After the antipasti and our primi, we were up for our secondi, namely entrees. When we sat down, I had seen what looked like the old “cheese rocket“ floating around the dining room. This in fact was the steam table they were wheeling from table to table, serving customers the special of the night — bollito misto — the classic Italian boiled meat dish. Since I hadn’t seen bollito misto since we were in Verona a few years back, I was more than tempted. Now, this was real Italian cooking! Slicing the lamb sausage tableside and fishing pieces of pork shoulder and lamb tongue out of the broth was lovely to behold. The portion, while not particularly generous, was delicious (although I would have liked a little bit more broth in my bowl) and it was served with three dipping sauces — spinach, horseradish cream and a pungent red pepper. Lynn’s entree, a lovely piece of duck that was spicy and sweet at the same time, unfortunately was a bit cold by the time we got around to eating it since we ate the bollito misto first.
Meanwhile, the table next to us had already turned twice. The first couple (with the guy wearing the plaid shirt) were nearly finished when we arrived, eyed the dessert menu but decided not to order anything, barely talked to each other, then left. The second couple (also dressed down) looked at the wine list, then the menu and seemed to struggle to find something to eat or drink. When their food did arrive, they picked at the pasta listlessly, ate about half of their roasted rack of lamb and also skipped dessert. Their unhappiness made me wonder was it the space? The menu choices? The high prices?

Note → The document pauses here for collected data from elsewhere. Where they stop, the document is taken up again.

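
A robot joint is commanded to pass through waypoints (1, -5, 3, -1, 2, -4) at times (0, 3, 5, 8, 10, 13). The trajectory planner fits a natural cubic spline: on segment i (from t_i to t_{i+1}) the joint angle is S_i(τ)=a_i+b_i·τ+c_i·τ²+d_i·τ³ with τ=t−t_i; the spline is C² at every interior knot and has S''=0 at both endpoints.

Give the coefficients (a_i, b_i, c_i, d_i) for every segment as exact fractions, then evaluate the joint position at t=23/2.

Δ: Δ0=-2, Δ1=4, Δ2=-4/3, Δ3=3/2, Δ4=-2
row 1: diag=10, rhs=36; c'=1/5, d'=18/5
row 2: denom=10−2·1/5=48/5; d'=(-32−2·18/5)/(48/5)=-49/12
row 3: denom=10−3·5/16=145/16; d'=(17−3·-49/12)/(145/16)=468/145
row 4: denom=10−2·32/145=1386/145; d'=(-21−2·468/145)/(1386/145)=-1327/462
back: M4=-1327/462
back: M3=468/145−32/145·-1327/462=892/231
back: M2=-49/12−5/16·892/231=-1222/231
back: M1=18/5−1/5·-1222/231=1076/231
M: M0=0, M1=1076/231, M2=-1222/231, M3=892/231, M4=-1327/462, M5=0
seg 0: a=1, c=M0/2=0, d=(M1−M0)/(6·3)=538/2079, b=Δ0−h0·(2M0+M1)/6=-1000/231
seg 1: a=-5, c=M1/2=538/231, d=(M2−M1)/(6·2)=-383/462, b=Δ1−h1·(2M1+M2)/6=614/231
seg 2: a=3, c=M2/2=-611/231, d=(M3−M2)/(6·3)=151/297, b=Δ2−h2·(2M2+M3)/6=156/77
seg 3: a=-1, c=M3/2=446/231, d=(M4−M3)/(6·2)=-1037/1848, b=Δ3−h3·(2M3+M4)/6=-9/77
seg 4: a=2, c=M4/2=-1327/924, d=(M5−M4)/(6·3)=1327/8316, b=Δ4−h4·(2M4+M5)/6=403/462
t_q=23/2 → seg 4, τ=3/2; S=2+403/462·τ+-1327/924·τ²+1327/8316·τ³=1517/2464

  seg 0: a=1 b=-1000/231 c=0 d=538/2079
  seg 1: a=-5 b=614/231 c=538/231 d=-383/462
  seg 2: a=3 b=156/77 c=-611/231 d=151/297
  seg 3: a=-1 b=-9/77 c=446/231 d=-1037/1848
  seg 4: a=2 b=403/462 c=-1327/924 d=1327/8316
S(23/2) = 1517/2464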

We finished our second bottle of wine and moved on to dessert. There are lots of sweets on this menu. I was interested in the savory so we ordered a dish that was composed of celery, fresh figs, a celery sorbet (which tasted a lot better than I thought it would) and some marscapone cheese. I absolutely loved this dish — the textures, composition and taste were spot-on. We had also ordered a classic chocolate tartufo with a mixture of dark chocolate and coffee filling. While we thought we were done, our server had taken a liking to us (perhaps because the other tables seemed so unhappy, or maybe because he liked my day-glo “cheat sheet”?) but he brought out a third dessert of pineapple crostata — basically, perfectly cooked chunks of fresh pineapple in an enveloping dough crust.
Did we enjoy the meal? Yes. Was it overpriced? Yes. Was this “authentic Italian cooking?” With bollito misto on the menu, definitely. Would we go back? Probably not. On second thought, if they revamped the space, I would definitely go back.